Thursday, 12 May 2022 09:46

Dirco condemns killing of Al Jazeera journalist Shireen Abu Akleh.

By Lehlohonolo Lehana.

Photo Credit:Aljazeera.

The Department of International Relations and Cooperation (DIRCO) has condemned in the strongest possible terms the killing of Al Jazeera journalist, Shireen Abu Akleh, allegedly by the Israeli Defence Force on Wednesday.

Akleh was shot in the head while on assignment in Jenin, covering Israeli raids on Jenin in the occupied West Bank. Another Al Jazeera journalist, Ali Samoudi, was also wounded after being shot in the back.

The Director-General of DIRCO, Zane Dangor, said the targeting of journalists in the occupied territories, and in conflict zones like Ukraine and Afghanistan, appears to be part of a pattern of silencing the free press, and is an outright contravention of international law.

"In a situation of occupation, protest action is one of the few ways in which Palestinians can make their voices heard. International human rights law obligates the occupying power to allow for the freedom of expression and protests.

"In other conflict zones, civilians and other non-combatants must be protected in keeping with the Principle of Distinction and other protective measures of the Geneva Conventions," Dangor said.

The Director-General said the ability of journalists to cover events as they take place is essential, and efforts to intimidate and assassinate members of the media cannot be allowed to continue with impunity. 

United Nations

In New York, the US ambassador to the United Nations, Linda Thomas-Greenfield, called Abu Akleh's death "really horrifying" and called for a transparent investigation.

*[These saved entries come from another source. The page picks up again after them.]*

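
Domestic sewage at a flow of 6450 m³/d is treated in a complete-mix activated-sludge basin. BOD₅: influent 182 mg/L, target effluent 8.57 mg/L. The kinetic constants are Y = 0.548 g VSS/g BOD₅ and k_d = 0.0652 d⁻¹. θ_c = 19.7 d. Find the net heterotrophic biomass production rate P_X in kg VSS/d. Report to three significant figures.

Observed yield with endogenous decay: Y_obs = Y / (1 + k_d·θ_c) = 0.548 / (1 + 0.0652 × 19.7) = 0.548 / 2.284 = 0.2399 g VSS/g BOD₅.
Mass of BOD₅ removed per day: Q(S₀ − S) = 6450 × 173.4 g/m³ = 1119 kg/d.
P_X = Y_obs · Q(S₀ − S) = 0.2399 × 1119 = 268.3 kg VSS/d.

P_X ≈ 268 kg VSS/d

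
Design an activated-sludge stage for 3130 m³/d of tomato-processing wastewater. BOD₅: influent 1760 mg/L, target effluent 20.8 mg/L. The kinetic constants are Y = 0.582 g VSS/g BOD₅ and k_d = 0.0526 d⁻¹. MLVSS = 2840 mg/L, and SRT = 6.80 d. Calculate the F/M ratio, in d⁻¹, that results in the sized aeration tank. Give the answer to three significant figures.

Rearranging the biomass balance for a CMAS with decay, V = Y·Q·ΔS·θ_c / [X·(1+k_d θ_c)] = 0.582 × 3130 × (1760 − 20.8) × 6.80 / [2840 × (1 + 0.0526 × 6.80)] = 2.15×10^7 / 3856 = 5587 m³.
F/M = Q·S₀ / (V·X) = 3130 × 1760 / (5587 × 2840) = 0.3472 g BOD₅·(g VSS·d)⁻¹.

F/M ≈ 0.347 d⁻¹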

She said protecting American citizens and journalists was "our highest priority."

Thomas-Greenfield said Abud Akleh did "an extraordinary interview" with her in the West Bank last November. "I left there feeling extraordinary respect for her," she said.

The UN Human Rights office urged for an "independent, transparent investigation into her killing. Impunity must end."

The White House also called for a thorough probe.

"We are heartbroken by and strongly condemn the killing of American journalist Shireen Abu Akleh in the West Bank," Ned Price, US State Department Spokesman, said on Twitter. "The investigation must be immediate and thorough and those responsible must be held accountable. Her death is an affront to media freedom everywhere," he added.

Earlier in the day, the US ambassador to Israel, Tom Nides, had said on Twitter he was "very sad" to learn about the journalist's killing and called for "a thorough investigation into the circumstances".

European Union

Luis Miguel Bueno, the EU’s spokesperson for the Middle East and North Africa, said on Twitter that he was "shocked" by the killing of Abu Akleh while she was doing her job reporting on Israeli raids in Jenin.

"We express our deepest condolences to her family and call for a swift and independent investigation to bring the perpetrators to justice," he said.

Amnesty International

Agnes Callamard, Amnesty International's Secretary General, said that the killing was "a bloody reminder of the deadly system in which Israel locks Palestinians".

"Israel is killing Palestinians left and right with impunity," she added.

In a statement, Al Jazeera Media Network condemned the "blatant murder" that violates "international laws and norms" and called Abu Akleh's death a "heinous crime, through which it is intended to prevent the media from fulfilling its message".

"We hold the Israeli government and the occupation forces responsible for the killing of the late colleague Shireen," the statement said.

Al Jazeera called on the international community to hold the Israeli occupation forces accountable for their "intentional targeting and killing" of Abu Akleh.